Сначала я старался просто привыкнуть к этому, я думал, что все ведь вокруг как-то работают по десять, двадцать лет, я думал, что, в конце концов, втянусь. Но я не втягивался.

После забоя ты куришь несколько сигарет – я выкуривал почти полпачки.

Ты куришь по три-четыре, просто чтобы прокашляться от пыли. Для шахтера антракоз – это даже не диагноз, это уже как врожденное уродство.

Конечно, всем выдаются лепестки, в смысле респираторы. Только лепесток засоряется минут за сорок, а в забое ты торчишь шесть часов. Ни больше ни меньше. Говорят, когда-то кто-то пытался бороться за то, чтобы на смену выдавалось несколько лепестков, да только вряд ли у него что-нибудь получилось. Это глупая мысль – бороться за какие-то лепестки. Как будто больше не за что! Все борются за повышение зарплаты или за то, чтоб перебоев с водкой не было. Так что лепесток выдается один, и за сорок минут – самое большее – он засоряется, а дальше ты снимаешь его и всю оставшуюся смену дышишь так.
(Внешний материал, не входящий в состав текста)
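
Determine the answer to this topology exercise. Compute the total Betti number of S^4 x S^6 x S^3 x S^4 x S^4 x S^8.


Total Betti number is multiplicative under products.
Each S^d (d>=1) has total Betti number 2.
There are 6 sphere factors.
Total = 2^6 = 64

64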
Антракоз – это профессиональное заболевание шахтеров. Как-то раз я открыл учебник для медсестер и прочитал про него. Антракоз, вместе с силикозом и сидерозом, входит в группу пневмокониозов, возникающих при длительном вдыхании пыли и характеризующихся разрастанием в дыхательных путях соединительной ткани.

И для всех нас он настолько неизбежен, что никто даже не задумывается об этом. Как будто больше не о чем думать.
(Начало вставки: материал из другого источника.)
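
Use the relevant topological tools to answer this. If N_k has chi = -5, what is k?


chi = 2 - k for closed non-orientable surfaces with k crosscaps.
-5 = 2 - k
k = 2 - (-5) = 7

7


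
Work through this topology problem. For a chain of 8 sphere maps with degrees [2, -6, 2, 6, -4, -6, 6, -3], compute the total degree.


Degree is multiplicative: deg(composition) = product of degrees.
= (2) * (-6) * (2) * (6) * (-4) * (-6) * (6) * (-3) = 62208

62208


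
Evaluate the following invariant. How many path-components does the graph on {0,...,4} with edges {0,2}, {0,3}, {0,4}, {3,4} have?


Run DFS/union-find over 5 vertices.
V = 5, E = 4.
Number of components = 2

2


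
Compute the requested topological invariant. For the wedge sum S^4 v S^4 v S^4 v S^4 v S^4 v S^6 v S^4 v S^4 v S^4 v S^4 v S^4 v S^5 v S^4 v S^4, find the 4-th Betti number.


For a wedge of spheres, H_k (k>0) is free on one generator per sphere of dimension k.
Spheres of dimension 4: count = 12.
b_4 = 12

12


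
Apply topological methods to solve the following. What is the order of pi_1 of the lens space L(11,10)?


pi_1(L(p,q)) = Z/pZ for any q coprime to p.
|pi_1(L(11,10))| = 11

11


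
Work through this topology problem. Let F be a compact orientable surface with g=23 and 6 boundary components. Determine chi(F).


For a compact orientable surface with genus g and b boundary components: chi = 2 - 2g - b.
chi = 2 - 2*23 - 6 = 2 - 46 - 6 = -50

-50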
И после смены ты выкуриваешь несколько сигарет, просто чтобы прокашляться, отхаркать пыль и немного отсрочить свой приговор.

А я выкуривал полпачки, потому что хотел забыться.

И на следующий день я все равно не мог подняться с постели, не мог заставить себя подняться, потому что не мог перенести мысль о том, что мне снова надо будет спускаться в забой. Я даже слова этого не мог произнести, я не мог слышать его звучания.

ЗА-БОЙ…

Я пил.

Я пил и водку, и спирт, и самогон, и бормотуху, и тормозную жидкость, и все остальное, что пьют наши ребята. Я пил больше всех. И это все равно не помогало.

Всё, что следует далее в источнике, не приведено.